Sunday, July 10, 2011

13.1 x 10

I ran my 10th half-marathon yesterday. It was a total last-minute, impulse, insane thing. I was supposed to have run 13 miles last weekend, and 11 this weekend in preparation for the Napa Half Marathon next weekend - what was to have been my 10th memorial half. That's a good one, right? Wine country, a killer medal, free vino at the end.

But since we got back from Mexico, I've been having a tough time getting motivated to run. So on Wednesday, my sister sends me a newsletter from South Jordan about soccer and swim lessons and stuff and - boop! - there it is. There's a half marathon on Saturday and it's only 40 bucks. Boo-yah! My motivation is right here! In email! Sign me up! But not until I've convinced my equally-crazy friend, Natalie, to off-the-couch this half marathon with me. And, of course, she says...hell yah! Sometimes I really hate her. Can't I have one friend who is the voice of reason? So we sign up on Wednesday for a half-marathon on Saturday. Christi says...you have the biggest balls of any chick I know. Big balls or little brains. It's one or the other!
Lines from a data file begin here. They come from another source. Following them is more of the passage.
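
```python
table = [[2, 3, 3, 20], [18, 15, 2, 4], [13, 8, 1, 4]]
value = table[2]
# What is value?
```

table has 3 rows. Row 2 is [13, 8, 1, 4].

[13, 8, 1, 4]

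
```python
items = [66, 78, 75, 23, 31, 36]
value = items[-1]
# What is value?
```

items has length 6. Negative index -1 maps to positive index 6 + (-1) = 5. items[5] = 36.

36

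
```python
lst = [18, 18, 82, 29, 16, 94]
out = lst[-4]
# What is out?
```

lst has length 6. Negative index -4 maps to positive index 6 + (-4) = 2. lst[2] = 82.

82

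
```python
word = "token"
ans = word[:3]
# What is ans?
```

word has length 5. The slice word[:3] selects indices [0, 1, 2] (0->'t', 1->'o', 2->'k'), giving 'tok'.

'tok'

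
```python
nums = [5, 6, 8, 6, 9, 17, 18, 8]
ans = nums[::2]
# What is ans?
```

nums has length 8. The slice nums[::2] selects indices [0, 2, 4, 6] (0->5, 2->8, 4->9, 6->18), giving [5, 8, 9, 18].

[5, 8, 9, 18]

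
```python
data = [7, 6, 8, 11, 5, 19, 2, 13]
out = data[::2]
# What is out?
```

data has length 8. The slice data[::2] selects indices [0, 2, 4, 6] (0->7, 2->8, 4->5, 6->2), giving [7, 8, 5, 2].

[7, 8, 5, 2]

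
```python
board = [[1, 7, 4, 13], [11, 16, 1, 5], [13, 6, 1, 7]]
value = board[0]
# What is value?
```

board has 3 rows. Row 0 is [1, 7, 4, 13].

[1, 7, 4, 13]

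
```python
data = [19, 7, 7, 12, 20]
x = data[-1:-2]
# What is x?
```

data has length 5. The slice data[-1:-2] resolves to an empty index range, so the result is [].

[]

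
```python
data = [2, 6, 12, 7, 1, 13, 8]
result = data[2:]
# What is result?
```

data has length 7. The slice data[2:] selects indices [2, 3, 4, 5, 6] (2->12, 3->7, 4->1, 5->13, 6->8), giving [12, 7, 1, 13, 8].

[12, 7, 1, 13, 8]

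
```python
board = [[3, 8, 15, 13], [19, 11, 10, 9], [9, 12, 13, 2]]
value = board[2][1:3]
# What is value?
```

board[2] = [9, 12, 13, 2]. board[2] has length 4. The slice board[2][1:3] selects indices [1, 2] (1->12, 2->13), giving [12, 13].

[12, 13]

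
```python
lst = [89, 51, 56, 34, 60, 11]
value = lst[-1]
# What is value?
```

lst has length 6. Negative index -1 maps to positive index 6 + (-1) = 5. lst[5] = 11.

11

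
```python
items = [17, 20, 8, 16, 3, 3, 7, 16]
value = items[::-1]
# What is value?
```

items has length 8. The slice items[::-1] selects indices [7, 6, 5, 4, 3, 2, 1, 0] (7->16, 6->7, 5->3, 4->3, 3->16, 2->8, 1->20, 0->17), giving [16, 7, 3, 3, 16, 8, 20, 17].

[16, 7, 3, 3, 16, 8, 20, 17]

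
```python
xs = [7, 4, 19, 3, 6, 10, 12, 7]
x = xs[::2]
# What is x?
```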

Luckily (or not, depending on how you look at it), we didn't look at the course before we signed up. Or picked up our race packets. Quote from the race director the night before the race: "Be ready for hills, hills, and more hills!!  And just when you think it is clear running...there is 1 more hill!" Oh shit. Natalie and I haven't run more than a couple of miles at a time in 3 weeks. Mayday.
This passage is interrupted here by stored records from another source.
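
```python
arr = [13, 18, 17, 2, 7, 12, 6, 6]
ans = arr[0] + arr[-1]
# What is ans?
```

arr has length 8. arr[0] = 13.
arr has length 8. Negative index -1 maps to positive index 8 + (-1) = 7. arr[7] = 6.
Sum: 13 + 6 = 19.

19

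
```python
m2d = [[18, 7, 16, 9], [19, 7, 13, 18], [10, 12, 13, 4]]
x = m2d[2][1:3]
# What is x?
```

m2d[2] = [10, 12, 13, 4]. m2d[2] has length 4. The slice m2d[2][1:3] selects indices [1, 2] (1->12, 2->13), giving [12, 13].

[12, 13]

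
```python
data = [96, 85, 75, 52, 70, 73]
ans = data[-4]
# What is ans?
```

data has length 6. Negative index -4 maps to positive index 6 + (-4) = 2. data[2] = 75.

75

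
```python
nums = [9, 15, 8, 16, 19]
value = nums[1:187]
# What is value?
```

nums has length 5. The slice nums[1:187] selects indices [1, 2, 3, 4] (1->15, 2->8, 3->16, 4->19), giving [15, 8, 16, 19].

[15, 8, 16, 19]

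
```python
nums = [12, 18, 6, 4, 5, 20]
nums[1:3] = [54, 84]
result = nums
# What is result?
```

nums starts as [12, 18, 6, 4, 5, 20] (length 6). The slice nums[1:3] covers indices [1, 2] with values [18, 6]. Replacing that slice with [54, 84] (same length) produces [12, 54, 84, 4, 5, 20].

[12, 54, 84, 4, 5, 20]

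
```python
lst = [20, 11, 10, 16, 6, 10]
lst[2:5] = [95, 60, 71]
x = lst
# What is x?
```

lst starts as [20, 11, 10, 16, 6, 10] (length 6). The slice lst[2:5] covers indices [2, 3, 4] with values [10, 16, 6]. Replacing that slice with [95, 60, 71] (same length) produces [20, 11, 95, 60, 71, 10].

[20, 11, 95, 60, 71, 10]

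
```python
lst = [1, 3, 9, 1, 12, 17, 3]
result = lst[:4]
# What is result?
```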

So we show up for the run, and there's literally no one there. Hi, little teenage sullen volunteer girl, how many people are running? "Uh...there are 67 registered." SIXTY-SEVEN? Are you kidding me?! Huntington has like 13,000. 67?! Like less than 100? Judging by the little pod of people clustered at the "start line" (it gets quotes because the obligatory balloon arch was absent), this might not really count as a race after all.

I struggled through the run. No lie. I felt under-fueled, it was hot, it was a headwind no matter what direction we were headed, that dude was not lying about the hills, and with no people-watching to distract you thirteen miles is like a fucking eternity.

But we finished. In two hours and 45 minutes (exactly what we guessed, for the record). We weren't last. We think we beat at least 5 or 6 people, although they may have been ill or had nice friends who picked them up in a car and took them to breakfast. So we were congratulating ourselves on making our guess-timated time, and finishing the highest place in any race ever (must have been like 54th and 55th although this race apparently does not publish results). And then the race director came over and asked us if we got LOST. Seriously, dude? Seriously!

But my favorite part of the whole run was Natalie. Not only is she a ball to run with, even when I'm pussing out and walking more than I should but as we're gingerly folding our sore, salt-lick bodies into the car afterwards, she hands me this medal (the 40-dollar registration fee apparently did not include medals for back-of-the-pack participants). "In honor of your 10th half-marathon, you deserve a medal. We both do!" She got these fabulous runner medals engraved with "OFF THE COUCH SOJO HALF 2011". Super cool. That girl is, as always, one of the coolest chicks I know.

So, good training run. Glad it's done. Not sure about signing up for that one again although I am kind of determined to actually run up those hills, not walk them. I do love a challenge. Apparently that's what happens when you have balls.